Pourquoi direz vous alors travaillons nous? puisque dans tous les cas
D-ieu pourvoira a nos besoins avec ce qui nous a ete assigne a
Roch-HaChana?
La reponse c'est qu'il nous est demande de creer un "receptacle" dans
lequel pourra etre contenue sa benediction.
Nos efforts quotidiens ne sont des lors rien de plus qu'une formalite, une
devanture naturelle pour un processus surnaturel.
D-ieu pourvoit a nos besoins sans tenir compte de criteres aussi naturels
que: l'action boursiere a taux d'interets indexes a l'inflation et a plus
value detaxee du p.n.b. etc...
Mais par contre D-ieu insiste sur cette formalite, qu'il faut utiliser ses
talents et ressources naturels creant ainsi ce "receptacle" par lequel
sera rendu possible l'acheminement du meilleur de sa benediction.
La relation entre le fait de gagner sa vie et la separation de la mer
rouge: c'est que ces deux choses n'on rien d'evident, ils tiennent du
miracle et procedent de sa providence.
LA MANNE
Notre parasha nous relate le miracle de la Manne, nous y retrouvons le
même message Divin.
Nous voyons clairement dans ce phénomène que c'est D-ieu qui pourvoit a la
subsistance des Hébreux; par la manne qui tombe du ciel.
Quel que soit l'effort qu'ils fournissaient pour l'obtenir et combien il
en prenaient, il y avait toujours exactement ce dont il avaient besoin.
"celui qui avait ramassé plus n'avait rien de trop, et celui qui avait
ramassé moins n'en manquait pas.

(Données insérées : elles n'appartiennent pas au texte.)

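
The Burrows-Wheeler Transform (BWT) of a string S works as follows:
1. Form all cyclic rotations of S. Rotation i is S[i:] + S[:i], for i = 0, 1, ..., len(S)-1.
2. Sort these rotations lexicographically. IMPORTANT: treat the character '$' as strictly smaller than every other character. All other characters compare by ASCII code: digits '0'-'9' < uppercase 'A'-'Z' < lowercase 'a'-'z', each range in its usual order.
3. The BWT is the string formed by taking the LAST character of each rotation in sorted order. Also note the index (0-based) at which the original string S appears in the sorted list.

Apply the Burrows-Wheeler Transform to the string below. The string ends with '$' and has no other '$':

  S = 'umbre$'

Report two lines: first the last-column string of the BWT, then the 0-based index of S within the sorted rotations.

All 6 rotations (rotation i = S[i:]+S[:i]):
  rot[0] = umbre$
  rot[1] = mbre$u
  rot[2] = bre$um
  rot[3] = re$umb
  rot[4] = e$umbr
  rot[5] = $umbre
Sorted (with $ < everything):
  sorted[0] = $umbre  (last char: 'e')
  sorted[1] = bre$um  (last char: 'm')
  sorted[2] = e$umbr  (last char: 'r')
  sorted[3] = mbre$u  (last char: 'u')
  sorted[4] = re$umb  (last char: 'b')
  sorted[5] = umbre$  (last char: '$')
Last column: emrub$
Original string S is at sorted index 5

Answer: emrub$
5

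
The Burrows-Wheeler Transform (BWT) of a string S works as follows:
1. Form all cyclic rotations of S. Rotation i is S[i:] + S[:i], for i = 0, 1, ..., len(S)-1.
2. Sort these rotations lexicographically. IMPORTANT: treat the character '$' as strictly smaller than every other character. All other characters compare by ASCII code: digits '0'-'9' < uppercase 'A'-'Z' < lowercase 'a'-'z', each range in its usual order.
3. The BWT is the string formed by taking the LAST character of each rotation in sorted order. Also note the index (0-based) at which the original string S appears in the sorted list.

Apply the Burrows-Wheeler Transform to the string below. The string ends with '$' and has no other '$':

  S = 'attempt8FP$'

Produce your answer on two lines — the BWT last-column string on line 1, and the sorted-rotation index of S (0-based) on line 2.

Answer: Pt8F$tempta
4

Derivation:
All 11 rotations (rotation i = S[i:]+S[:i]):
  rot[0] = attempt8FP$
  rot[1] = ttempt8FP$a
  rot[2] = tempt8FP$at
  rot[3] = empt8FP$att
  rot[4] = mpt8FP$atte
  rot[5] = pt8FP$attem
  rot[6] = t8FP$attemp
  rot[7] = 8FP$attempt
  rot[8] = FP$attempt8
  rot[9] = P$attempt8F
  rot[10] = $attempt8FP
Sorted (with $ < everything):
  sorted[0] = $attempt8FP  (last char: 'P')
  sorted[1] = 8FP$attempt  (last char: 't')
  sorted[2] = FP$attempt8  (last char: '8')
  sorted[3] = P$attempt8F  (last char: 'F')
  sorted[4] = attempt8FP$  (last char: '$')
  sorted[5] = empt8FP$att  (last char: 't')
  sorted[6] = mpt8FP$atte  (last char: 'e')
  sorted[7] = pt8FP$attem  (last char: 'm')
  sorted[8] = t8FP$attemp  (last char: 'p')
  sorted[9] = tempt8FP$at  (last char: 't')
  sorted[10] = ttempt8FP$a  (last char: 'a')
Last column: Pt8F$tempta
Original string S is at sorted index 4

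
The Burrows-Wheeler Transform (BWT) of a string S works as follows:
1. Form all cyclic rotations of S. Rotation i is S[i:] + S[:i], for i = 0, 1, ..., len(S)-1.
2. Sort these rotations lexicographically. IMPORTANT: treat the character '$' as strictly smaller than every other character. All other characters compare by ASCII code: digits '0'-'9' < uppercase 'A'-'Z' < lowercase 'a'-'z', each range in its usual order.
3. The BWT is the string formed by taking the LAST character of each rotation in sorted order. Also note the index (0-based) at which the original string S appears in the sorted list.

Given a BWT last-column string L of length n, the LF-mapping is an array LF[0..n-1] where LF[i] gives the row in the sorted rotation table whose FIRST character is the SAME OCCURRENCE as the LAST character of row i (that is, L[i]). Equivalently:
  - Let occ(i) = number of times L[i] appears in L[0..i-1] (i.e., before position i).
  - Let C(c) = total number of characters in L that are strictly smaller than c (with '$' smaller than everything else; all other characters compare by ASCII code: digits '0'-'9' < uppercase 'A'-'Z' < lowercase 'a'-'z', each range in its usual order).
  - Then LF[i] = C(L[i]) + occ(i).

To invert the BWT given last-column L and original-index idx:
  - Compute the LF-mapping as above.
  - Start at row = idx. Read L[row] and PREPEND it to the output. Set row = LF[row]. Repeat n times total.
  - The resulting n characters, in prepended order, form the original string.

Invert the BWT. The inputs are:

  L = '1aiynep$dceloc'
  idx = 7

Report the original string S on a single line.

LF mapping: 1 2 8 13 10 6 12 0 5 3 7 9 11 4
Walk LF starting at row 7, prepending L[row]:
  step 1: row=7, L[7]='$', prepend. Next row=LF[7]=0
  step 2: row=0, L[0]='1', prepend. Next row=LF[0]=1
  step 3: row=1, L[1]='a', prepend. Next row=LF[1]=2
  step 4: row=2, L[2]='i', prepend. Next row=LF[2]=8
  step 5: row=8, L[8]='d', prepend. Next row=LF[8]=5
  step 6: row=5, L[5]='e', prepend. Next row=LF[5]=6
  step 7: row=6, L[6]='p', prepend. Next row=LF[6]=12
  step 8: row=12, L[12]='o', prepend. Next row=LF[12]=11
  step 9: row=11, L[11]='l', prepend. Next row=LF[11]=9
  step 10: row=9, L[9]='c', prepend. Next row=LF[9]=3
  step 11: row=3, L[3]='y', prepend. Next row=LF[3]=13
  step 12: row=13, L[13]='c', prepend. Next row=LF[13]=4
  step 13: row=4, L[4]='n', prepend. Next row=LF[4]=10
  step 14: row=10, L[10]='e', prepend. Next row=LF[10]=7
Reversed output: encyclopedia1$

Answer: encyclopedia1$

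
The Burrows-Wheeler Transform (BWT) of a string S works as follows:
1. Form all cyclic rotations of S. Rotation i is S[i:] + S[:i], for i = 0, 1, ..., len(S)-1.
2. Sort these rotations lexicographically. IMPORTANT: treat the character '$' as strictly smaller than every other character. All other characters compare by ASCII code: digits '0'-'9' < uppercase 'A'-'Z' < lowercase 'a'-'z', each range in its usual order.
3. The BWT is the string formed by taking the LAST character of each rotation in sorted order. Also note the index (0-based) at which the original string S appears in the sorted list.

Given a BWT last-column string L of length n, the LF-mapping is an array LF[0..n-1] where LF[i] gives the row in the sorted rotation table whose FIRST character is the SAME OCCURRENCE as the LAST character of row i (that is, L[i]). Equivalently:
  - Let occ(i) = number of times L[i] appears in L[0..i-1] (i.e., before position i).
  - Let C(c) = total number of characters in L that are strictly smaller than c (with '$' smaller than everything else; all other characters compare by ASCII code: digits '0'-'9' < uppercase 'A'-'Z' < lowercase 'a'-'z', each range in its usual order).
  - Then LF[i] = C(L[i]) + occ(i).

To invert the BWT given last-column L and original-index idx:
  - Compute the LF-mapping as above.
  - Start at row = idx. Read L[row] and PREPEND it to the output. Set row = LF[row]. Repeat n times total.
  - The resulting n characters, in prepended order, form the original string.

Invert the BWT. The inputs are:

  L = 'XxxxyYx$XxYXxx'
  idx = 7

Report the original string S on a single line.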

Chacun ramassait ce qu'il fallait pour sa
nourriture." (Ex.16:18)
Le Talmud (yoma 75) nous apprend que pour les justes la manne tombait au
seuil de leurs portes; les hommes moyens devaient sortir pour la ramasser
et quant aux impies ils devaient aller très loin pour la trouver.

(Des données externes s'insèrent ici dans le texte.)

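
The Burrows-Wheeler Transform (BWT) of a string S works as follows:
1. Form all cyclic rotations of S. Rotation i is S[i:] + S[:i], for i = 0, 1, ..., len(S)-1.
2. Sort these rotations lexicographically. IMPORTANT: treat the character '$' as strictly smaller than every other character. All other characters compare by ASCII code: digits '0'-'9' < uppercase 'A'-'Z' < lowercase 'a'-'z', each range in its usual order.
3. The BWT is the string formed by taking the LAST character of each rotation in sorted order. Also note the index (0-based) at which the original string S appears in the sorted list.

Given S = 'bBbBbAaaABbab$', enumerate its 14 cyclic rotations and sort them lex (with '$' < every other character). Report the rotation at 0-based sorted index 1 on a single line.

Answer: ABbab$bBbBbAaa

Derivation:
All 14 rotations (rotation i = S[i:]+S[:i]):
  rot[0] = bBbBbAaaABbab$
  rot[1] = BbBbAaaABbab$b
  rot[2] = bBbAaaABbab$bB
  rot[3] = BbAaaABbab$bBb
  rot[4] = bAaaABbab$bBbB
  rot[5] = AaaABbab$bBbBb
  rot[6] = aaABbab$bBbBbA
  rot[7] = aABbab$bBbBbAa
  rot[8] = ABbab$bBbBbAaa
  rot[9] = Bbab$bBbBbAaaA
  rot[10] = bab$bBbBbAaaAB
  rot[11] = ab$bBbBbAaaABb
  rot[12] = b$bBbBbAaaABba
  rot[13] = $bBbBbAaaABbab
Sorted (with $ < everything):
  sorted[0] = $bBbBbAaaABbab
  sorted[1] = ABbab$bBbBbAaa
  sorted[2] = AaaABbab$bBbBb
  sorted[3] = BbAaaABbab$bBb
  sorted[4] = BbBbAaaABbab$b
  sorted[5] = Bbab$bBbBbAaaA
  sorted[6] = aABbab$bBbBbAa
  sorted[7] = aaABbab$bBbBbA
  sorted[8] = ab$bBbBbAaaABb
  sorted[9] = b$bBbBbAaaABba
  sorted[10] = bAaaABbab$bBbB
  sorted[11] = bBbAaaABbab$bB
  sorted[12] = bBbBbAaaABbab$
  sorted[13] = bab$bBbBbAaaAB
sorted[1] = ABbab$bBbBbAaa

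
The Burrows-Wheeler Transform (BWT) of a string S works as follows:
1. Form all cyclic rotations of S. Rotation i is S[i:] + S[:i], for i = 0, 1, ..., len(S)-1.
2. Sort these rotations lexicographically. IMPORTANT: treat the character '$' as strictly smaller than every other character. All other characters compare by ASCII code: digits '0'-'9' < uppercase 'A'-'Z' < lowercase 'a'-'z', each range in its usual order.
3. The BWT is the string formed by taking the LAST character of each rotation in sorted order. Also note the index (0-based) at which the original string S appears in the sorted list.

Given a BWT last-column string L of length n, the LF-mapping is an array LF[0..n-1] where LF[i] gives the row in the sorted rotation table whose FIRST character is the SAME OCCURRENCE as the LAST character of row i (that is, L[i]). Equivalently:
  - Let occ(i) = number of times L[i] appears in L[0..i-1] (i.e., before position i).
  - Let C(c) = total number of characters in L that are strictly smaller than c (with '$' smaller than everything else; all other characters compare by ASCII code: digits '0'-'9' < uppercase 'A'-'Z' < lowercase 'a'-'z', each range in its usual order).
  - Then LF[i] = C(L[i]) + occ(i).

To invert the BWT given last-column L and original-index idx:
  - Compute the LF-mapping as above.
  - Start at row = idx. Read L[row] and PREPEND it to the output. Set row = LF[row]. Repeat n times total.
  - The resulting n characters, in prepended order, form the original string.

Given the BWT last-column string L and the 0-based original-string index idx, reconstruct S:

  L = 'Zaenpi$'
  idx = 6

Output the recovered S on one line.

Answer: pineaZ$

Derivation:
LF mapping: 1 2 3 5 6 4 0
Walk LF starting at row 6, prepending L[row]:
  step 1: row=6, L[6]='$', prepend. Next row=LF[6]=0
  step 2: row=0, L[0]='Z', prepend. Next row=LF[0]=1
  step 3: row=1, L[1]='a', prepend. Next row=LF[1]=2
  step 4: row=2, L[2]='e', prepend. Next row=LF[2]=3
  step 5: row=3, L[3]='n', prepend. Next row=LF[3]=5
  step 6: row=5, L[5]='i', prepend. Next row=LF[5]=4
  step 7: row=4, L[4]='p', prepend. Next row=LF[4]=6
Reversed output: pineaZ$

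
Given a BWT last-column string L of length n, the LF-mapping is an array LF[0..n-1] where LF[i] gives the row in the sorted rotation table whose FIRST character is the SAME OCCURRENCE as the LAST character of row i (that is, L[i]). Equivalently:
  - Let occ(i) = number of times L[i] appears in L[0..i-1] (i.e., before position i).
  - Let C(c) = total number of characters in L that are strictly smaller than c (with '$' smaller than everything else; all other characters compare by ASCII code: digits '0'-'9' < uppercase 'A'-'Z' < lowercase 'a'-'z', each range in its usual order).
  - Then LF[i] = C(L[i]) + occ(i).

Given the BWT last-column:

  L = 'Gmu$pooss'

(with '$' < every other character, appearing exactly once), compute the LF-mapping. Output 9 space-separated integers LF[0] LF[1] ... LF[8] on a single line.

Answer: 1 2 8 0 5 3 4 6 7

Derivation:
Char counts: '$':1, 'G':1, 'm':1, 'o':2, 'p':1, 's':2, 'u':1
C (first-col start): C('$')=0, C('G')=1, C('m')=2, C('o')=3, C('p')=5, C('s')=6, C('u')=8
L[0]='G': occ=0, LF[0]=C('G')+0=1+0=1
L[1]='m': occ=0, LF[1]=C('m')+0=2+0=2
L[2]='u': occ=0, LF[2]=C('u')+0=8+0=8
L[3]='$': occ=0, LF[3]=C('$')+0=0+0=0
L[4]='p': occ=0, LF[4]=C('p')+0=5+0=5
L[5]='o': occ=0, LF[5]=C('o')+0=3+0=3
L[6]='o': occ=1, LF[6]=C('o')+1=3+1=4
L[7]='s': occ=0, LF[7]=C('s')+0=6+0=6
L[8]='s': occ=1, LF[8]=C('s')+1=6+1=7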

Et que pour les justes elle était sous forme de pain. Pour les hommes
moyens sous forme de gâteaux et que les impies devaient la moudre ou
l'écrasé avant de pouvoir la consommer.
Nous voyons que le réceptacle naturel diffère d'un homme a l'autre
suivant sa relation avec la Divine providence. Même le juste doit sortir
de sa tente (avoir une action physique) pour prendre la manne.

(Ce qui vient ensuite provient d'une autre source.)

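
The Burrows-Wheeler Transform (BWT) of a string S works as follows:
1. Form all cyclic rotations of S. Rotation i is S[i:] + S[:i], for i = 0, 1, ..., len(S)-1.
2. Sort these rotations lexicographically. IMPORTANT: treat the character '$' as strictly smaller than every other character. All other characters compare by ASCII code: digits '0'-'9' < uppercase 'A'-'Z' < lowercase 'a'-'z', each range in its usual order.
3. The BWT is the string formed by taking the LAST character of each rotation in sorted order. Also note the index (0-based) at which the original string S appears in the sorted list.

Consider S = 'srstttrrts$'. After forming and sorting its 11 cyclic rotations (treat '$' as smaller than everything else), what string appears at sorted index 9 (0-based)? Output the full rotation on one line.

Answer: ttrrts$srst

Derivation:
All 11 rotations (rotation i = S[i:]+S[:i]):
  rot[0] = srstttrrts$
  rot[1] = rstttrrts$s
  rot[2] = stttrrts$sr
  rot[3] = tttrrts$srs
  rot[4] = ttrrts$srst
  rot[5] = trrts$srstt
  rot[6] = rrts$srsttt
  rot[7] = rts$srstttr
  rot[8] = ts$srstttrr
  rot[9] = s$srstttrrt
  rot[10] = $srstttrrts
Sorted (with $ < everything):
  sorted[0] = $srstttrrts
  sorted[1] = rrts$srsttt
  sorted[2] = rstttrrts$s
  sorted[3] = rts$srstttr
  sorted[4] = s$srstttrrt
  sorted[5] = srstttrrts$
  sorted[6] = stttrrts$sr
  sorted[7] = trrts$srstt
  sorted[8] = ts$srstttrr
  sorted[9] = ttrrts$srst
  sorted[10] = tttrrts$srs
sorted[9] = ttrrts$srst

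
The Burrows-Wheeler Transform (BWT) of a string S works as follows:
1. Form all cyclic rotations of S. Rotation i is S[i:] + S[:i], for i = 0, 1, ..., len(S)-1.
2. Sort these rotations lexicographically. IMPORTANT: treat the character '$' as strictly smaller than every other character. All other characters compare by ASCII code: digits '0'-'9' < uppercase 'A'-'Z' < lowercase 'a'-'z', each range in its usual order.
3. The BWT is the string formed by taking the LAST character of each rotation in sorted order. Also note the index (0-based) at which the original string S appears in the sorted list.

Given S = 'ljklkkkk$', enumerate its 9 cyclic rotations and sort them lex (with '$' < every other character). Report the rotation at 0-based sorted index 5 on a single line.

Answer: kkkk$ljkl

Derivation:
All 9 rotations (rotation i = S[i:]+S[:i]):
  rot[0] = ljklkkkk$
  rot[1] = jklkkkk$l
  rot[2] = klkkkk$lj
  rot[3] = lkkkk$ljk
  rot[4] = kkkk$ljkl
  rot[5] = kkk$ljklk
  rot[6] = kk$ljklkk
  rot[7] = k$ljklkkk
  rot[8] = $ljklkkkk
Sorted (with $ < everything):
  sorted[0] = $ljklkkkk
  sorted[1] = jklkkkk$l
  sorted[2] = k$ljklkkk
  sorted[3] = kk$ljklkk
  sorted[4] = kkk$ljklk
  sorted[5] = kkkk$ljkl
  sorted[6] = klkkkk$lj
  sorted[7] = ljklkkkk$
  sorted[8] = lkkkk$ljk
sorted[5] = kkkk$ljkl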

Peu importe ce que vous faites, le pain vient du ciel, et l'attribution de
cette subsistance est un miracle quotidien, et ne peut s'effectuer que par
le canal d'une construction terrestre.
En fin de compte le pain que nous mangeons, ce pain que nous achetons avec
l'argent que nous gagnons au travers nos professions respectives; n'est
autre que le "pain du ciel" cette manne que consommaient nos ancêtres.